A resident corporation is taxed on income generated in Saudi Arabia and considered resident when registered as per the regulations for companies in Saudi Arabia or its head office in the country.
Any non-resident carrying out income generation activities through a permanent entity is taxed on income accrued to it.
Only non-Saudi investors are liable for income tax and GCC nationals are treated as Saudi citizens for tax purposes. Non-Saudi taxpayer’s share of a resident company or a Non-resident’s income from a permanent establishment in Saudi Arabia attracts 20 per cent corporate income tax and Zakat at a flat 2.5 per cent rate.
A company in Saudi Arabia having both Saudi and foreign shareholders is liable for corporate income tax based on the portion of taxable income from the non-Saudi operation, while only religious tax Zakat is applied to Saudi business activities. Saudi Arabia doesn’t provide any foreign tax relief to foreign companies.
Withholding tax is levied while distributing dividends to the non-residents including non-resident GCC shareholders and at a 5 per cent rate.
Capital gains are subject to Zakat and the government doesn’t levy any tax on capital duty, stamp duty and real estate duty.
There is no withholding tax on payments made to non-residents for the import of goods.
The Ministry of Investment of Saudi Arabia (MISA) has several branches in Riyadh, Jeddah, Dammam, Medina, and Jubail to serve the investors and address their issues.

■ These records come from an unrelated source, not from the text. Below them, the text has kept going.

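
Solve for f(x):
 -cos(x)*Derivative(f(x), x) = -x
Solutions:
 f(x) = C1 + Integral(x/cos(x), x)


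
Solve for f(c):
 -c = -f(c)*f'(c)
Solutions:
 f(c) = -sqrt(C1 + c^2)
 f(c) = sqrt(C1 + c^2)


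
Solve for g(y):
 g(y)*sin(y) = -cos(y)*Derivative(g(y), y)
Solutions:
 g(y) = C1*cos(y)


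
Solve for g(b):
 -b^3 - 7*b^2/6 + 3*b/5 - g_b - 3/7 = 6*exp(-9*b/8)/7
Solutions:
 g(b) = C1 - b^4/4 - 7*b^3/18 + 3*b^2/10 - 3*b/7 + 16*exp(-9*b/8)/21


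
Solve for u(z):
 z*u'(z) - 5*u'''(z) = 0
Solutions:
 u(z) = C1 + Integral(C2*airyai(5^(2/3)*z/5) + C3*airybi(5^(2/3)*z/5), z)


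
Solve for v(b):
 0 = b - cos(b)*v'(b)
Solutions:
 v(b) = C1 + Integral(b/cos(b), b)


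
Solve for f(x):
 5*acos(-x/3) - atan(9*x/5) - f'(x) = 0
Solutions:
 f(x) = C1 + 5*x*acos(-x/3) - x*atan(9*x/5) + 5*sqrt(9 - x^2) + 5*log(81*x^2 + 25)/18


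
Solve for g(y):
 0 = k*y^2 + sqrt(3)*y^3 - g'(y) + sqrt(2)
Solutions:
 g(y) = C1 + k*y^3/3 + sqrt(3)*y^4/4 + sqrt(2)*y


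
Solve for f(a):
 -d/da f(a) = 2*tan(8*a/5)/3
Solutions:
 f(a) = C1 + 5*log(cos(8*a/5))/12


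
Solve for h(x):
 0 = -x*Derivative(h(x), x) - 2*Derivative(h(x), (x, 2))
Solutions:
 h(x) = C1 + C2*erf(x/2)


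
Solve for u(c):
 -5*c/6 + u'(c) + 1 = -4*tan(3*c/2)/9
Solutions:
 u(c) = C1 + 5*c^2/12 - c + 8*log(cos(3*c/2))/27


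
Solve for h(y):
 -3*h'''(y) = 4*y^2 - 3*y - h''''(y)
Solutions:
 h(y) = C1 + C2*y + C3*y^2 + C4*exp(3*y) - y^5/45 + y^4/216 + y^3/162


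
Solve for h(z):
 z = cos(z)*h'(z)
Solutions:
 h(z) = C1 + Integral(z/cos(z), z)


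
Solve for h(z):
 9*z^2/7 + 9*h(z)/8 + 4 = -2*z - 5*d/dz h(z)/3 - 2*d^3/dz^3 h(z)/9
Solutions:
 h(z) = C1*exp(2^(1/3)*z*(-20*2^(1/3)/(81 + sqrt(22561))^(1/3) + (81 + sqrt(22561))^(1/3))/8)*sin(2^(1/3)*sqrt(3)*z*(20*2^(1/3)/(81 + sqrt(22561))^(1/3) + (81 + sqrt(22561))^(1/3))/8) + C2*exp(2^(1/3)*z*(-20*2^(1/3)/(81 + sqrt(22561))^(1/3) + (81 + sqrt(22561))^(1/3))/8)*cos(2^(1/3)*sqrt(3)*z*(20*2^(1/3)/(81 + sqrt(22561))^(1/3) + (81 + sqrt(22561))^(1/3))/8) + C3*exp(2^(1/3)*z*(-(81 + sqrt(22561))^(1/3)/4 + 5*2^(1/3)/(81 + sqrt(22561))^(1/3))) - 8*z^2/7 + 304*z/189 - 30304/5103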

Many industrial sites are built to attract foreign investors in Riyadh, Jeddah, Dammam, Qaseem, Al-Ahsa and Mecca offering subsidiary companies tax exemptions for 5 years with subsidized electricity, water, fuel etc.
Due to the covid pandemic, the Saudi government deferred income tax and zakat filing for 3 including the postponement of filing of withholding tax returns for the months. of March, April and May for 3 months. The government is also planning additional tax and financial incentives to mitigate the adverse effects of the pandemic.